Das Arbeitsrecht ist das Recht der (in der Gegenwart fast die Hälfte der Bevölkerung unmittelbar erfassenden) Arbeitsverhältnisse. Diese waren noch zur Zeit der Schaffung des Bürgerlichen Gesetzbuchs vom Gesetzgeber ausschließlich als ein Unterfall der in den §§ 611ff. BGB geregelten Dienstverhältnisse angesehen worden, deren Inhalt nach liberalen Vorstellungen von den Beteiligten grundsätzlich frei ausgehandelt werden können sollte. Im Gegensatz hierzu hat aber die Entwicklung der Rechtswirklichkeit schon seit der Mitte des 19. Jahrhunderts gezeigt, dass die wirtschaftliche Ungleichheit von besitzendem Unternehmer und besitzlosem Dienstnehmer bei freiem Aushandeln in weitem Umfang sachgerechten Ausgleich verhindert.

Als Folge der dadurch entstandenen „sozialen Frage“ entwickelte sich allmählich außerhalb des Bürgerlichen Gesetzbuchs ein besonderes Arbeitsrecht. Dieses wurde insbesondere in der Krisenzeit nach dem ersten Weltkrieg durch verschiedene einzelgesetzliche Maßnahmen geordnet. Seitdem wurde es, da gesetzgeberische Aktivitäten infolge unterschiedlicher sozialpolitischer Vorstellungen der im Parlament vertretenen Parteien ausblieben, insbesondere durch Richterrecht fortentwickelt.

Im Mittelpunkt des Arbeitsrechts steht dabei das einzelne Arbeitsverhältnis zwischen (individuellem) Arbeitgeber und (individuellem) Arbeitnehmer, das ein besonderes Schuldverhältnis darstellt und insofern zum Schuldrecht gezählt werden kann. Zu dem für die einzelnen Arbeitsverhältnisse geltenden Individualarbeitsrecht kommt zusätzlich aber Arbeitsschutzrecht hinzu, das eher dem öffentlichen Recht zuzurechnen ist. Von besonderer Bedeutung ist schließlich das zwischen den Verbänden der Arbeitgeber und den Verbänden der Arbeitnehmer kollektiv geschlossene Arbeitsrecht (Kollektivarbeitsrecht).

 

§ 1 Individualarbeitsrecht

Das den Gegenstand des Individualarbeitsrechts bildende einzelne Arbeitsverhältnis ist das durch den Arbeitsvertrag begründete Schuldverhältnis. Es ist ein besonderer Fall des Dienstverhältnisses, dessen besonderes Kennzeichen die unselbständige Tätigkeit des Arbeitnehmers ist. Insofern steht es in Gegensatz zu den übrigen Dienstverhältnissen der selbständig tätigen Dienstnehmer.

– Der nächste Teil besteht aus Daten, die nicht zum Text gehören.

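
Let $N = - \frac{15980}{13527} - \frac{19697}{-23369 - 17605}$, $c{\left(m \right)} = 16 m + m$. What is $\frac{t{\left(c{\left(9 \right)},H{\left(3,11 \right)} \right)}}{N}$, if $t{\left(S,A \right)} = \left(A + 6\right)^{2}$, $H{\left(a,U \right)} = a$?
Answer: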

Die Unselbständigkeit zeigt sich darin, dass der Arbeitnehmer sich seine Tätigkeit (im Einzelnen) nicht selbst aussucht, einteilt und einrichtet. Insoweit ist er vielmehr vom Arbeitgeber abhängig. Dieser bestimmt, was der Arbeitnehmer zu leisten hat (fremdbestimmte Arbeit).

Die Abgrenzung fremdbestimmter Arbeit von selbstbestimmter Arbeit ist nicht immer einfach. Kriterien für das Vorliegen fremdbestimmter Arbeit sind etwa Fremdbestimmtheit von Ort und Zeit der Arbeitsleistung (vgl. § 84 I 2 HGB), arbeitsorganisatorische Abhängigkeit, Weisungsgebundenheit oder Personengebundenheit der Arbeitsleistung. Im einzelnen Fall müssen alle Umstände der jeweiligen Sachlage an Hand dieser allgemeinen Gesichtspunkte überprüft werden, um entscheiden zu können, ob fremdbestimmte Dienste oder selbständige Dienste geleistet werden.

I. Wesen

Das Arbeitsverhältnis ist das zwischen dem Arbeitgeber und dem Arbeitnehmer abgeschlossene Schuldverhältnis über die Leistung von Arbeit gegen Entgelt.

1. Arbeitgeber ist, wer mindestens einen Arbeitnehmer beschäftigt. Dies ist vielfach eine juristische Person, für welche die Organe die Weisungsbefugnis ausüben. Die Rechtfertigung für diese Weisungsbefugnis jedes Arbeitgebers liefert die bestehende, staatlich anerkannte Wirtschaftsverfassung.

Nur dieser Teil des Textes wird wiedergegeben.